Si vous voulez élargir la comparaison au-delà de Pierce, parcourez les catégories fantasy et jeunes adultes d’UtoRead après avoir terminé cette critique. Ces rayons vous aideront à déterminer si ce que vous avez aimé ici tenait au parcours de l’héroïne, à la pression de la cour, au rythme vif ou à la manière dont le livre ancre la fantasy dans les conséquences sociales.

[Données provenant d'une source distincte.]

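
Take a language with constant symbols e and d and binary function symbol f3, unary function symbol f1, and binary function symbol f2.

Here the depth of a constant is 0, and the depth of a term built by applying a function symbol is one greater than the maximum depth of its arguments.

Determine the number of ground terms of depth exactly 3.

Let N_k = |{terms of depth ≤ k}|. Then N_0 = 2 and N_k = 2 + N_{k-1}^2 + N_{k-1} + N_{k-1}^2 for k ≥ 1 (one summand per function symbol, arity giving the exponent).
N_0 = 2
N_1 = 2 + 2^2 + 2 + 2^2 = 12
N_2 = 2 + 12^2 + 12 + 12^2 = 302
N_3 = 2 + 302^2 + 302 + 302^2 = 182712
Terms of depth exactly 3: N_3 − N_2 = 182712 − 302 = 182410.

182410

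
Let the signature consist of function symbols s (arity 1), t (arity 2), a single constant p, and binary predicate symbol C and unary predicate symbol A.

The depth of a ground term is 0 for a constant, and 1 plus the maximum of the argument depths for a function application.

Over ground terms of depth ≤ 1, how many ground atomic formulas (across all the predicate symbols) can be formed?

12

First count ground terms of depth ≤ 1.
Write N_k for the number of ground terms of depth ≤ k. A term of depth ≤ k is either a constant or a function symbol applied to arguments of depth ≤ k−1, so N_k = 1 + N_{k-1} + N_{k-1}^2.
N_0 = 1
N_1 = 1 + 1 + 1^2 = 3
Explicitly: p, s(p), t(p, p).
So |H| = 3.
Each predicate of arity r yields |H|^r ground atoms (one per choice of an r-tuple from H):
  C: 3^2 = 9;  A: 3
Total ground atoms: 9 + 3 = 12.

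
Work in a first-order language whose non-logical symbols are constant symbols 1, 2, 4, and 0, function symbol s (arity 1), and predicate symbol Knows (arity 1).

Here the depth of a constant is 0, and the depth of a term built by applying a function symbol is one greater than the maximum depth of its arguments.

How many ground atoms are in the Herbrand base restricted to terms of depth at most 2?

12

First count ground terms of depth ≤ 2.
If N_k denotes the number of depth-≤k ground terms, the 4 constants give N_0 = 4, and each function symbol of arity r contributes N_{k-1}^r new terms at level k: N_k = 4 + N_{k-1}.
N_0 = 4
N_1 = 4 + 4 = 8
N_2 = 4 + 8 = 12
Explicitly: 1, 2, 4, 0, s(1), s(2), s(4), s(0), s(s(1)), s(s(2)), s(s(4)), s(s(0)).
So |H| = 12.
For each predicate symbol, the number of ground atoms is |H| raised to its arity; summing:
  Knows: 12
Total ground atoms: 12.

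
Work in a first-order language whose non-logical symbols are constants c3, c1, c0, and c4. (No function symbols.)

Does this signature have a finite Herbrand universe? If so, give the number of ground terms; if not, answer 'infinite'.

4

There are no function symbols, so every ground term is one of the 4 constants.
The Herbrand universe is {c3, c1, c0, c4}, which is finite with 4 elements.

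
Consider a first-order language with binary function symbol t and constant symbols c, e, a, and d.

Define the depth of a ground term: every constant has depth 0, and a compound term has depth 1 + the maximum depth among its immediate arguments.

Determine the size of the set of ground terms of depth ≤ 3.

Let N_k count ground terms of depth at most k. Each non-constant term of depth ≤ k is some function symbol applied to depth-≤(k−1) arguments, giving N_k = 4 + N_{k-1}^2.
N_0 = 4
N_1 = 4 + 4^2 = 20
N_2 = 4 + 20^2 = 404
N_3 = 4 + 404^2 = 163220

163220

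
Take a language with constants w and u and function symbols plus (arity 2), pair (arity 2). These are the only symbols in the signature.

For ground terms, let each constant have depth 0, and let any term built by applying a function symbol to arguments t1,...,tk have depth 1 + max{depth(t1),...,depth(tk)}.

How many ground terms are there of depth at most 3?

81610

Let N_k count ground terms of depth at most k. Each non-constant term of depth ≤ k is some function symbol applied to depth-≤(k−1) arguments, giving N_k = 2 + N_{k-1}^2 + N_{k-1}^2.
N_0 = 2
N_1 = 2 + 2^2 + 2^2 = 10
N_2 = 2 + 10^2 + 10^2 = 202
N_3 = 2 + 202^2 + 202^2 = 81610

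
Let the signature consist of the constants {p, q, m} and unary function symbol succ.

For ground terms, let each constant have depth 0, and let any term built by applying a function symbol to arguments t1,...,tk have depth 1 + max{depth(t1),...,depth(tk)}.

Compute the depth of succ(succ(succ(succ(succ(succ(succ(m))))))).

7

depth(succ(m)) = 1 + depth(m) = 1 + 0 = 1
depth(succ(succ(m))) = 1 + depth(succ(m)) = 1 + 1 = 2
depth(succ(succ(succ(m)))) = 1 + depth(succ(succ(m))) = 1 + 2 = 3
depth(succ(succ(succ(succ(m))))) = 1 + depth(succ(succ(succ(m)))) = 1 + 3 = 4
depth(succ(succ(succ(succ(succ(m)))))) = 1 + depth(succ(succ(succ(succ(m))))) = 1 + 4 = 5
depth(succ(succ(succ(succ(succ(succ(m))))))) = 1 + depth(succ(succ(succ(succ(succ(m)))))) = 1 + 5 = 6
depth(succ(succ(succ(succ(succ(succ(succ(m)))))))) = 1 + depth(succ(succ(succ(succ(succ(succ(m))))))) = 1 + 6 = 7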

L’objectif de ces parcours n’est pas de traiter In the Hand of the Goddess comme une étape dépourvue de valeur propre. Le livre compte parce qu’il rend le choix suivant plus précis. Les lecteurs apprennent davantage sur leurs propres goûts en passant d’une fantasy soigneusement choisie à une autre qu’en acceptant simplement une recommandation générique.

Évaluation finale

In the Hand of the Goddess réussit parce qu’il respecte la difficulté de poursuivre une histoire. Il ne suppose pas qu’un premier livre réussi crée automatiquement de l’élan. Il construit plutôt un deuxième tome qui approfondit son héroïne, accroît la pression de son monde de cour et maintient les éléments de fantasy liés au problème humain qui se trouve au centre de la série.

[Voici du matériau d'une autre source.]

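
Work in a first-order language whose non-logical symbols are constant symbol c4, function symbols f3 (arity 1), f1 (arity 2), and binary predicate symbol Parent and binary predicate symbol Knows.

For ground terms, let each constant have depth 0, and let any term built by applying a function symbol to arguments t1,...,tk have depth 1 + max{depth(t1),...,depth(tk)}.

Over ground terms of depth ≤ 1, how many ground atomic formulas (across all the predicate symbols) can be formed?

First count ground terms of depth ≤ 1.
Write N_k for the number of ground terms of depth ≤ k. A term of depth ≤ k is either a constant or a function symbol applied to arguments of depth ≤ k−1, so N_k = 1 + N_{k-1} + N_{k-1}^2.
N_0 = 1
N_1 = 1 + 1 + 1^2 = 3
So |H| = 3.
A ground atom is a predicate applied to a tuple of terms from H, so the count is the sum over predicates of |H|^arity:
  Parent: 3^2 = 9;  Knows: 3^2 = 9
Total ground atoms: 9 + 9 = 18.

18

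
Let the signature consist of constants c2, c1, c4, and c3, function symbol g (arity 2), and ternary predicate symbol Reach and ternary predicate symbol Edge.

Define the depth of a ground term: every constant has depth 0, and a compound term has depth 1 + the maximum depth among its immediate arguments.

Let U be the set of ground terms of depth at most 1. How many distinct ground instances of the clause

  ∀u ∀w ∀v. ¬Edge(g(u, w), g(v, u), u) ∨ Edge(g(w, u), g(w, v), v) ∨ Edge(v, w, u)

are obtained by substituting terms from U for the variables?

8000

Ground terms of depth ≤ 1:
  If N_k denotes the number of depth-≤k ground terms, the 4 constants give N_0 = 4, and each function symbol of arity r contributes N_{k-1}^r new terms at level k: N_k = 4 + N_{k-1}^2.
  N_0 = 4
  N_1 = 4 + 4^2 = 20
So there are 20 ground terms available for substitution.
The body mentions every one of the 3 quantified variables; since ground terms form a free algebra, no two substitutions collapse to the same formula.
Number of ground instances = 20^3 = 8000.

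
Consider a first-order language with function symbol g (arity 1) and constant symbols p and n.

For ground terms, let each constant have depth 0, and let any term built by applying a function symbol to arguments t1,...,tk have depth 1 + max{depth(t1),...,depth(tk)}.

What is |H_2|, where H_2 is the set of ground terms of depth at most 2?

6

Count level by level. With function symbols g/1, the terms of depth ≤ k are the 2 constants together with each function applied to depth-≤(k−1) tuples, so N_k = 2 + N_{k-1}.
N_0 = 2
N_1 = 2 + 2 = 4
N_2 = 2 + 4 = 6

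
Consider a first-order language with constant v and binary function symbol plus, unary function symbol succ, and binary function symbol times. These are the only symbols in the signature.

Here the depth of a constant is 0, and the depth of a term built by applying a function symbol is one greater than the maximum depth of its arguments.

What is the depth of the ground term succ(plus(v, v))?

depth(plus(v, v)) = 1 + max(0, 0) = 1
depth(succ(plus(v, v))) = 1 + depth(plus(v, v)) = 1 + 1 = 2

2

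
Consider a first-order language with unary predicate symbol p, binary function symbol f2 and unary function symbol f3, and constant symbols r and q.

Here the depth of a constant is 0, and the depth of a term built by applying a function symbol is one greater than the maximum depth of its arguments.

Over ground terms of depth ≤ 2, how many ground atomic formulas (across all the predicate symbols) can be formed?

74

First count ground terms of depth ≤ 2.
Let N_k count ground terms of depth at most k. Each non-constant term of depth ≤ k is some function symbol applied to depth-≤(k−1) arguments, giving N_k = 2 + N_{k-1}^2 + N_{k-1}.
N_0 = 2
N_1 = 2 + 2^2 + 2 = 8
N_2 = 2 + 8^2 + 8 = 74
So |H| = 74.
For each predicate symbol, the number of ground atoms is |H| raised to its arity; summing:
  p: 74
Total ground atoms: 74.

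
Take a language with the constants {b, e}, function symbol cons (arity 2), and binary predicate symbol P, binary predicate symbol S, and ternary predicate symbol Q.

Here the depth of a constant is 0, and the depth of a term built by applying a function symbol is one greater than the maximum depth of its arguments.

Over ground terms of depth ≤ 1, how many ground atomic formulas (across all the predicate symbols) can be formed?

First count ground terms of depth ≤ 1.
Let N_k = |{terms of depth ≤ k}|. Then N_0 = 2 and N_k = 2 + N_{k-1}^2 for k ≥ 1 (one summand per function symbol, arity giving the exponent).
N_0 = 2
N_1 = 2 + 2^2 = 6
So |H| = 6.
Ground atoms are formed by filling each argument slot of a predicate with a term from H, so an r-ary predicate gives |H|^r atoms:
  P: 6^2 = 36;  S: 6^2 = 36;  Q: 6^3 = 216
Total ground atoms: 36 + 36 + 216 = 288.

288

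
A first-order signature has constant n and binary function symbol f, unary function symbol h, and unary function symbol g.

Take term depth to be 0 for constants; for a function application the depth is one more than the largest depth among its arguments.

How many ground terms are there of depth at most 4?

458329

If N_k denotes the number of depth-≤k ground terms, the 1 constant gives N_0 = 1, and each function symbol of arity r contributes N_{k-1}^r new terms at level k: N_k = 1 + N_{k-1}^2 + N_{k-1} + N_{k-1}.
N_0 = 1
N_1 = 1 + 1^2 + 1 + 1 = 4
N_2 = 1 + 4^2 + 4 + 4 = 25
N_3 = 1 + 25^2 + 25 + 25 = 676
N_4 = 1 + 676^2 + 676 + 676 = 458329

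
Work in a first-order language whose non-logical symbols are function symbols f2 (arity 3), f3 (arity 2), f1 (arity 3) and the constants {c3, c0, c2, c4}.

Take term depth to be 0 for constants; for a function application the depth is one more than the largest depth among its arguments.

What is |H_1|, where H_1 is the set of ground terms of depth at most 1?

Let N_k = |{terms of depth ≤ k}|. Then N_0 = 4 and N_k = 4 + N_{k-1}^3 + N_{k-1}^2 + N_{k-1}^3 for k ≥ 1 (one summand per function symbol, arity giving the exponent).
N_0 = 4
N_1 = 4 + 4^3 + 4^2 + 4^3 = 148

148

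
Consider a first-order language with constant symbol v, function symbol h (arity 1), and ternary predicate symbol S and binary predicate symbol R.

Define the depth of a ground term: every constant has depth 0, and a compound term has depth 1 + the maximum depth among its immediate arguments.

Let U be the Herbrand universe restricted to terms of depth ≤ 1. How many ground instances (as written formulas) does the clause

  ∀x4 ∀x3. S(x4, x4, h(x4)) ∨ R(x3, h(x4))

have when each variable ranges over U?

Ground terms of depth ≤ 1:
  Let N_k = |{terms of depth ≤ k}|. Then N_0 = 1 and N_k = 1 + N_{k-1} for k ≥ 1 (one summand per function symbol, arity giving the exponent).
  N_0 = 1
  N_1 = 1 + 1 = 2
So there are 2 ground terms available for substitution.
The clause has 2 distinct variables (x4, x3), each appearing in the body. In the free term algebra distinct substitutions yield syntactically distinct ground instances.
Number of ground instances = 2^2 = 4.

4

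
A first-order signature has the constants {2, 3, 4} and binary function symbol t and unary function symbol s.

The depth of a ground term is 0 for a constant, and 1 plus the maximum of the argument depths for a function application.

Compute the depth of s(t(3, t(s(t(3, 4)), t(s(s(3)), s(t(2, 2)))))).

6

depth(t(3, 4)) = 1 + max(0, 0) = 1
depth(s(t(3, 4))) = 1 + depth(t(3, 4)) = 1 + 1 = 2
depth(s(3)) = 1 + depth(3) = 1 + 0 = 1
depth(s(s(3))) = 1 + depth(s(3)) = 1 + 1 = 2
depth(t(2, 2)) = 1 + max(0, 0) = 1
depth(s(t(2, 2))) = 1 + depth(t(2, 2)) = 1 + 1 = 2
depth(t(s(s(3)), s(t(2, 2)))) = 1 + max(2, 2) = 3
depth(t(s(t(3, 4)), t(s(s(3)), s(t(2, 2))))) = 1 + max(2, 3) = 4
depth(t(3, t(s(t(3, 4)), t(s(s(3)), s(t(2, 2)))))) = 1 + max(0, 4) = 5
depth(s(t(3, t(s(t(3, 4)), t(s(s(3)), s(t(2, 2))))))) = 1 + depth(t(3, t(s(t(3, 4)), t(s(s(3)), s(t(2, 2)))))) = 1 + 5 = 6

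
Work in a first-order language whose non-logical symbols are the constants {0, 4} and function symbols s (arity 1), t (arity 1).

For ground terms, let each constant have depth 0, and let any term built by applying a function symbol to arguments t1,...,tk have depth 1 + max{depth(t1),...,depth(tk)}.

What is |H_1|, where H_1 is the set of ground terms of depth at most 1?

6

Write N_k for the number of ground terms of depth ≤ k. A term of depth ≤ k is either a constant or a function symbol applied to arguments of depth ≤ k−1, so N_k = 2 + N_{k-1} + N_{k-1}.
N_0 = 2
N_1 = 2 + 2 + 2 = 6
Explicitly: 0, 4, s(0), s(4), t(0), t(4).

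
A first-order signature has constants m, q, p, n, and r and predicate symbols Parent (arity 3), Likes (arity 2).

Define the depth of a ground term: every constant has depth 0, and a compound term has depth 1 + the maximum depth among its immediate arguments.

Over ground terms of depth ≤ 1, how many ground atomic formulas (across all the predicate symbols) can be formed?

150

First count ground terms of depth ≤ 1.
With no function symbols every ground term is a constant, so there are exactly 5 ground terms at every depth bound.
N_0 = 5
N_1 = 5
So |H| = 5.
Each predicate of arity r yields |H|^r ground atoms (one per choice of an r-tuple from H):
  Parent: 5^3 = 125;  Likes: 5^2 = 25
Total ground atoms: 125 + 25 = 150.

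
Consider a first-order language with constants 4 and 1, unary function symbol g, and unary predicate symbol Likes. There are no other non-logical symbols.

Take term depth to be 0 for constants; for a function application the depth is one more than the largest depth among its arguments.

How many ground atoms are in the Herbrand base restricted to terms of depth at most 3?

First count ground terms of depth ≤ 3.
Write N_k for the number of ground terms of depth ≤ k. A term of depth ≤ k is either a constant or a function symbol applied to arguments of depth ≤ k−1, so N_k = 2 + N_{k-1}.
N_0 = 2
N_1 = 2 + 2 = 4
N_2 = 2 + 4 = 6
N_3 = 2 + 6 = 8
Explicitly: 4, 1, g(4), g(1), g(g(4)), g(g(1)), g(g(g(4))), g(g(g(1))).
So |H| = 8.
For each predicate symbol, the number of ground atoms is |H| raised to its arity; summing:
  Likes: 8
Total ground atoms: 8.

8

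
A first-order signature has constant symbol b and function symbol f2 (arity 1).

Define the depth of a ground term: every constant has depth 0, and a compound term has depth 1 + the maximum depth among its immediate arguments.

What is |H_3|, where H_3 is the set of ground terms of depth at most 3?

Let N_k = |{terms of depth ≤ k}|. Then N_0 = 1 and N_k = 1 + N_{k-1} for k ≥ 1 (one summand per function symbol, arity giving the exponent).
N_0 = 1
N_1 = 1 + 1 = 2
N_2 = 1 + 2 = 3
N_3 = 1 + 3 = 4

4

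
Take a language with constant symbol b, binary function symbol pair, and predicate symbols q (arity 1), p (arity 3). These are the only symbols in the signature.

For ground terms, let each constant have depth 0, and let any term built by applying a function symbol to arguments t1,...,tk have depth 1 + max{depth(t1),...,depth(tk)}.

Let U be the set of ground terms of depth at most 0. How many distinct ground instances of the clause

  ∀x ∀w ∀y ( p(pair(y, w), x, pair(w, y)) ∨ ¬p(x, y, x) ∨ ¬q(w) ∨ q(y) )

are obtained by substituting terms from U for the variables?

1

Ground terms of depth ≤ 0:
  Count level by level. With function symbols pair/2, the terms of depth ≤ k are the 1 constant together with each function applied to depth-≤(k−1) tuples, so N_k = 1 + N_{k-1}^2.
  N_0 = 1
  Explicitly: b.
So there is exactly 1 ground term available for substitution.
There are 3 variables to instantiate (x, w, y), each occurring in at least one literal, so different choices give different ground instances.
Number of ground instances = 1^3 = 1.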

C’est donc une très bonne recommandation pour les lecteurs qui veulent une fantasy jeunesse dotée d’une véritable solidité. Le livre est accessible, mais pas jetable ; aventureux, mais sans faire du bruit pour le bruit. Il est le plus satisfaisant lorsqu’il se lit dans un parcours Tortall plus vaste, tout en possédant assez d’identité pour mériter à lui seul une attention soutenue.

Pour UtoRead, le livre mérite sa place parce qu’il aide les lecteurs à déterminer quel type de suite de fantasy ils désirent réellement. Si cela semble modeste, c’est seulement parce que les bonnes suites le sont souvent. Les meilleures ne poursuivent pas la nouveauté à tout prix : elles donnent davantage de sens au postulat initial. C’est ce que fait In the Hand of the Goddess.